Comparing Action Aggregation Strategies in Deep Reinforcement Learning with Continuous Action

Renata  Garcia Oliveira; Wouter  Caarls

doi:10.48011/asba.v2i1.1547

Renata Garcia Oliveira Pontifical Catholic University of Rio de Janeiro
Wouter Caarls Pontifical Catholic University of Rio de Janeiro

DOI: https://doi.org/10.48011/asba.v2i1.1547

Keywords: Machine learning, Reinforcement learning, Deep reinforcement learning, Hyperparameter optimization, Ensemble algorithms

Abstract

Deep Reinforcement Learning has been very promising in learning continuous control policies. For complex tasks, Reinforcement Learning with minimal human intervention is still a challenge. This article proposes a study to improve performance and to stabilize the learning curve using the ensemble learning methods.
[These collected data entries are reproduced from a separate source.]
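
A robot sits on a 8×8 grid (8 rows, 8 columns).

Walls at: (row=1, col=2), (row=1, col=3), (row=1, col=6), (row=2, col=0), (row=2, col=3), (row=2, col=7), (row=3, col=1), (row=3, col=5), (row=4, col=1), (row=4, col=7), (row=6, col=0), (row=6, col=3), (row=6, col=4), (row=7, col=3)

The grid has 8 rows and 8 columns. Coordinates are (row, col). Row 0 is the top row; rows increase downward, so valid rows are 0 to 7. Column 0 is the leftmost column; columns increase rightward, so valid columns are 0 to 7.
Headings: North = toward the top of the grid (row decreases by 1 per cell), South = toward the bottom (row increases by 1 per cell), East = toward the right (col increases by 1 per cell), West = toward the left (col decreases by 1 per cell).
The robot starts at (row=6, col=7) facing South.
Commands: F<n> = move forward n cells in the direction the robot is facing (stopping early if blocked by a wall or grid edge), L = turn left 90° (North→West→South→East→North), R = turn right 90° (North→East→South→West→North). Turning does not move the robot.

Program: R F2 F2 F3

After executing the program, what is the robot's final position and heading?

Start: (row=6, col=7), facing South
  R: turn right, now facing West
  F2: move forward 2, now at (row=6, col=5)
  F2: move forward 0/2 (blocked), now at (row=6, col=5)
  F3: move forward 0/3 (blocked), now at (row=6, col=5)
Final: (row=6, col=5), facing West

Answer: Final position: (row=6, col=5), facing West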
Learning a combined parameterized action function using multiple agents in a single environment, while searching for a better way to learn, regardless of the quality of the parametrization. The action ensemble methods were applied in three environments: pendulum swing-up, cart pole and half cheetah. Their results demonstrated that action ensemble can improve performance with respect to the grid search technique. This article also presents as contribution the comparison of the effectiveness of the aggregation techniques, the analysis considers the use of the separate or the combined policies during training. The latter presents better learning results when used with the data center aggregation strategy.